While “the cloud” can mean a variety of different things, in strict IT terms it refers to resources such as networks, services, storage, applications, and services that are delivered over the Internet and are:
- On-demand – Always available and delivered whenever and wherever they are needed.
- Metered – Service providers can bill customers based on actual usage, instead of the flat-rate approach of licensed on-premise software.
- Elastic – Rapid, seamless, and cost-efficient scalability is available to support large numbers of users as the customer’s needs grow.
Cloud deployments come in several varieties. These include:
- Public cloud – Cloud services are delivered to the consumer on shared IT infrastructure by a third-party service provider. To ensure security, most public cloud solutions offer secure multitenancy to isolate access to client data and configurations from each other.

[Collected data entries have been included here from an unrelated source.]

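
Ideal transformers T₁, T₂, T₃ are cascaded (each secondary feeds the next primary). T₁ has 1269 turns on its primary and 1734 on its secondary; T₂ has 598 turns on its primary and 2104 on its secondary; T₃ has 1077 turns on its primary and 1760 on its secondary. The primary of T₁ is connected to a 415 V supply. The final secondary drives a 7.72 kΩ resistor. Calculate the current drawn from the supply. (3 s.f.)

After T₁: V = 415.00 × 1734/1269 = 567.07 V.
After T₂: V = 567.07 × 2104/598 = 1995.2 V.
After T₃: V = 1995.2 × 1760/1077 = 3260.4 V.
I_load = 3260.4/7720 = 0.42234 A, so P_out = 3260.4 × 0.42234 = 1377.0 W.
All ideal ⇒ P_in = P_out, so I_supply = 1377.0/415 = 3.32 A.

I_supply ≈ 3.32 A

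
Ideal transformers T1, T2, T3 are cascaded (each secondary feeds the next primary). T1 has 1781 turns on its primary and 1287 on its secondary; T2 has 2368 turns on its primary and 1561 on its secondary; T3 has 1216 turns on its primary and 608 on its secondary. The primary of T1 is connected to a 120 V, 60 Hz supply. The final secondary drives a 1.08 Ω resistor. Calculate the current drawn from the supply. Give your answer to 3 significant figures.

I_supply ≈ 6.30 A

Secondary of T1: V = 120.00 × 1287/1781 = 86.715 V.
Secondary of T2: V = 86.715 × 1561/2368 = 57.163 V.
Secondary of T3: V = 57.163 × 608/1216 = 28.582 V.
I_load = 28.582/1.08 = 26.464 A, so P_out = 28.582 × 26.464 = 756.40 W.
All ideal ⇒ P_in = P_out, so I_supply = 756.40/120 = 6.30 A.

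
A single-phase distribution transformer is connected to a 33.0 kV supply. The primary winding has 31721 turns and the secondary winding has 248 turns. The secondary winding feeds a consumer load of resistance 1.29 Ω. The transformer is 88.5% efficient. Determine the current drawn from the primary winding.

I_p ≈ 1.77 A

V_s = 33000 × 248/31721 = 258.00 V.
I_s = V_s/R = 258.00/1.29 = 200.00 A.
P_out = V_s I_s = 258.00 × 200.00 = 51600 W.
P_in = P_out/η = 51600/0.885 = 58305 W.
I_p = P_in/V_p = 58305/33000 = 1.77 A.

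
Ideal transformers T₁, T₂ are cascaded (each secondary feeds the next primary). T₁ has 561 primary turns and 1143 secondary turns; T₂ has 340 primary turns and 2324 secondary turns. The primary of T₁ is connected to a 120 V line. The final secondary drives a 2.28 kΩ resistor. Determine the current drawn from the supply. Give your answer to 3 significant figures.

I_supply ≈ 10.2 A

Secondary of T₁: V = 120.00 × 1143/561 = 244.49 V.
Secondary of T₂: V = 244.49 × 2324/340 = 1671.2 V.
I_load = 1671.2/2280 = 0.73297 A, so P_out = 1671.2 × 0.73297 = 1224.9 W.
All ideal ⇒ P_in = P_out, so I_supply = 1224.9/120 = 10.2 A.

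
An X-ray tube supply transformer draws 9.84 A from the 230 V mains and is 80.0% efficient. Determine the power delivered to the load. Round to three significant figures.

P_in = V_p I_p = 230 × 9.84 = 2263.2 W.
P_out = η P_in = 0.800 × 2263.2 = 1810 W.

P_out ≈ 1810 W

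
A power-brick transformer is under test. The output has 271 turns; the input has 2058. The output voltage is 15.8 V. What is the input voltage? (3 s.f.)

V_in/V_out = N_in/N_out, so V_in = 15.8 × 2058/271 = 120 V.

V_in ≈ 120 V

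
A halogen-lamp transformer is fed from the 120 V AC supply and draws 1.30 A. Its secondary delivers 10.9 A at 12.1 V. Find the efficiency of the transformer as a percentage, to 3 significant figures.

P_in = 120 × 1.30 = 156.000 W.
P_out = 12.1 × 10.9 = 131.890 W.
η = P_out/P_in = 131.890/156.000 = 0.845.

η ≈ 84.5%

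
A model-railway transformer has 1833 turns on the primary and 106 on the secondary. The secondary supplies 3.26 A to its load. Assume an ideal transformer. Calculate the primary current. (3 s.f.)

For an ideal transformer I_p/I_s = N_s/N_p, so I_p = 3.26 × 106/1833 = 0.189 A.

I_p ≈ 0.189 A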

- Private cloud – Cloud services are delivered to a single organization on dedicated IT infrastructure. Private cloud deployments can have many of the same elastic and service capabilities as a public cloud.
- Hybrid cloud – Both corporate and third-party infrastructure work in tandem to deliver services. Organizations can move specific types of workloads from an internal data center to a public cloud provider, as needed, to meet various needs such as making internal documents more easily available to users beyond the firewall, adding burst capacity on-demand for short-term storage or processing needs, or increasing fault tolerance. IT can typically manage access and security across both public and private elements of the hybrid cloud from a single console.
For all the hype around the cloud, it is not a single remedy for all that ails modern IT. Rather, it is an approach to delivering software that can solve a specific type of problem. Organizations should evaluate the cloud in the context of the real problems they need to address and decide for themselves whether a cloud solution is right for them.